Depois de caminharem por um longo tempo, chegaram a uma escada de pedra, que subia uma montanha.

—Onde isso leva?

—Não sei, vamos descobrir. —Esther disse, ainda dando passos dançantes no ritmo da chuva.

Subiram toda escada, até chegarem a um campo enorme, repleto de túmulos luxuosos.

—Uau! A parte rica dos mortos.

—Não deveríamos estar aqui! —Thomas hesitou.

—Está vendo alguém aqui? Eu não estou! —Esther se colocou na grama do campo e começou a correr em direções diagonais, atravessando os túmulos.

A chuva ficava mais forte e mais grossa, deixando a grama molhada e os túmulos deslizantes.

—O que você realmente pretende ficando aqui? —Thomas perguntou, terminando de subir os degraus e entrando no campo.

—Não sei. O que pretendo é não estar lá.

—Acho que nunca vou te entender.

Esther riu e voltou a dançar na chuva.

Percebendo que Thomas estava parado, quieto, Esther o chamou.

—Thomas! Você precisa conversar com a chuva, venha.

—Como assim conversar? —Thomas disse, caminhando em direção a Esther.

Esther estava vestida com um dos seus longos vestidos de tecido leve. A sua cor era escura, uma mistura de preto com um azul, que na metade, se encontravam formando um belo degradê. Na cintura, ele era circulado com uma faixa branca, que se amarrava gerando um laço na parte de trás.

—Entendê-la, senti-la.

—Que piada! —Thomas riu.

Esther pegou as mãos de Thomas, e o conduziu para o meio dos túmulos.

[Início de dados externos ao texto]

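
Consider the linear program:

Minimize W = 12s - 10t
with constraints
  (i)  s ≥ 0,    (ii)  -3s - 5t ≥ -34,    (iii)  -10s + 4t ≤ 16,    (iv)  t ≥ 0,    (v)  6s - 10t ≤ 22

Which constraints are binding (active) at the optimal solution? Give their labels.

(ii) and (iii)

Vertices and W = 12s - 10t:
  (0, 4) → W = -40
  (0, 0) → W = 0
  (28/31, 194/31) → W = -1604/31
  (15/2, 23/10) → W = 67
  (11/3, 0) → W = 44

The minimum is at (28/31, 194/31). Substituting into each constraint, equality holds for (ii) and (iii); the remaining constraints have slack.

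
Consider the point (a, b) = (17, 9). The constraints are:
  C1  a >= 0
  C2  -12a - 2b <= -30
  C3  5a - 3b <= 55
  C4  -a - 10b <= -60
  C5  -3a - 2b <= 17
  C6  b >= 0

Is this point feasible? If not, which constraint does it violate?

not feasible — violates C3

Constraint C3: 5a - 3b = 58, which is not ≤ 55. All other constraints are satisfied.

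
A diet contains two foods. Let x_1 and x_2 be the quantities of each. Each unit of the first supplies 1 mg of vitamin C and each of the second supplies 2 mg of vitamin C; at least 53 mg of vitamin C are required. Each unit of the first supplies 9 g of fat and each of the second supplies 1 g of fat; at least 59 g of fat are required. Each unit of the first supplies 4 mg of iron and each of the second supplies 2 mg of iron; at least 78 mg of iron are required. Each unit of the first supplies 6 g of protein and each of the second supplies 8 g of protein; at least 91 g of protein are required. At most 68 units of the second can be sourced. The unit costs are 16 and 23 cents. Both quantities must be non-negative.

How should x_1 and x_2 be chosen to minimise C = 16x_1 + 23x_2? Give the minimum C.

Feasible corners and C = 16x_1 + 23x_2:
  (0, 59) → C = 1357
  (0, 68) → C = 1564
  (53, 0) → C = 848
  (25/3, 67/3) → C = 647
  (20/7, 233/7) → C = 5679/7
The feasible region is unbounded (it extends along (1, 0)), but C strictly increases along every unbounded feasible direction, so there is no improving ray and the minimum is attained at a vertex.

The optimum lies where x_1 + 2x_2 = 53 and 4x_1 + 2x_2 = 78.
Solving simultaneously gives x_1 = 25/3, x_2 = 67/3.

x_1 = 25/3, x_2 = 67/3, minimum C = 647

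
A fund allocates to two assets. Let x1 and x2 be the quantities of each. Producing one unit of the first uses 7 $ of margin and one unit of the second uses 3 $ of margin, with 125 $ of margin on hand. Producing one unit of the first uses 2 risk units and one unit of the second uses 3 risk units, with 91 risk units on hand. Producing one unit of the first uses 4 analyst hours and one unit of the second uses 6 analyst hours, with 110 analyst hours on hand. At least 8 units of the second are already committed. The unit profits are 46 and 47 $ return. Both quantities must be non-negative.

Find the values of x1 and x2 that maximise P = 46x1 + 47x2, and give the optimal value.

x1 = 14, x2 = 9, maximum P = 1067

Extreme points and P = 46x1 + 47x2:
  (0, 55/3) → P = 2585/3
  (0, 8) → P = 376
  (14, 9) → P = 1067
  (101/7, 8) → P = 7278/7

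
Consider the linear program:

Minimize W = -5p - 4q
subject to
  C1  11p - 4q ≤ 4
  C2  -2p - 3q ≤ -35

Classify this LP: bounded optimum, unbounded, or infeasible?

From the feasible point (152/41, 377/41), moving in the direction (4, 11) keeps every constraint satisfied while W decreases without bound.

unbounded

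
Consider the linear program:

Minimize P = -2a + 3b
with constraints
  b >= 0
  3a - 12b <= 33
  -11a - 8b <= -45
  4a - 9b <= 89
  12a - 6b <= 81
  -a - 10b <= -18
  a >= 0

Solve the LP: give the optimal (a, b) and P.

Vertices and P = -2a + 3b:
  (3, 3/2) → P = -3/2
  (0, 45/8) → P = 135/8
  (51/7, 15/14) → P = -159/14
The feasible region is unbounded (it extends along (1, 2), (0, 1)), but P strictly increases along every unbounded feasible direction, so there is no improving ray and the minimum is attained at a vertex.

a = 51/7, b = 15/14, minimum P = -159/14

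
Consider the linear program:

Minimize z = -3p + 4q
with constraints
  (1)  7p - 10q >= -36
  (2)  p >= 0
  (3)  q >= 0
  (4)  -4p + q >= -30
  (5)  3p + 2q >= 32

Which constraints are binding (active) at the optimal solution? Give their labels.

(4) and (5)

Feasible corners and z = -3p + 4q:
  (112/11, 118/11) → z = 136/11
  (62/11, 83/11) → z = 146/11
  (92/11, 38/11) → z = -124/11

The minimum is at (92/11, 38/11). Substituting into each constraint, equality holds for (4) and (5); the remaining constraints have slack.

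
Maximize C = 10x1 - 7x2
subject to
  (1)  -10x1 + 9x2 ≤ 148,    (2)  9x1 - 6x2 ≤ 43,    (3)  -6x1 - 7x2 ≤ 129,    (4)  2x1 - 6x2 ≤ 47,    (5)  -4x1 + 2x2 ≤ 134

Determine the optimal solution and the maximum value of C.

Corner points and C = 10x1 - 7x2:
  (425/7, 1762/21) → C = 416/21
  (-2197/124, -201/62) → C = -4789/31
  (-4/7, -337/42) → C = 2119/42
  (-89/10, -54/5) → C = -67/5

The binding constraints are 9x1 - 6x2 = 43 and 2x1 - 6x2 = 47.
Solving simultaneously gives x1 = -4/7, x2 = -337/42.

x1 = -4/7, x2 = -337/42, maximum C = 2119/42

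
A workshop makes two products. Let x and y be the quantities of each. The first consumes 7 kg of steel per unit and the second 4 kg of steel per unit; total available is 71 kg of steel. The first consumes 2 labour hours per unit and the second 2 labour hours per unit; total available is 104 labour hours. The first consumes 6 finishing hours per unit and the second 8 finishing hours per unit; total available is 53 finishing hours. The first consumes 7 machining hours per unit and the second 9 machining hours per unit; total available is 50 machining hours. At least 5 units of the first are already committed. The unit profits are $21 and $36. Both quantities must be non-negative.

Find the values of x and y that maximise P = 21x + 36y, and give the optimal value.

Vertices and P = 21x + 36y:
  (50/7, 0) → P = 150
  (5, 0) → P = 105
  (5, 5/3) → P = 165

The optimum lies where 7x + 9y = 50 and x = 5.
Solving simultaneously gives x = 5, y = 5/3.

x = 5, y = 5/3, maximum P = 165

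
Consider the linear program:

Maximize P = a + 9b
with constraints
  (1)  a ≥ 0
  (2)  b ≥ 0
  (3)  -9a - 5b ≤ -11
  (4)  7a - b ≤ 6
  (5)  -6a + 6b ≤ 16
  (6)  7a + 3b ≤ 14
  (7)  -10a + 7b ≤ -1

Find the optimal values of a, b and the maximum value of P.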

—A cada gota que cair sobre você, realize um passo de dança, ou até mesmo ande. Tente desviar da chuva, não vai conseguir óbvio, mas você vai criar um ritmo.

Esther começou primeiro. Pulava, andava, dava aberturas, e produzia passos de balé. O pé descalço, sequer deslizava na grama, visto que mal encostavam na superfície molhada.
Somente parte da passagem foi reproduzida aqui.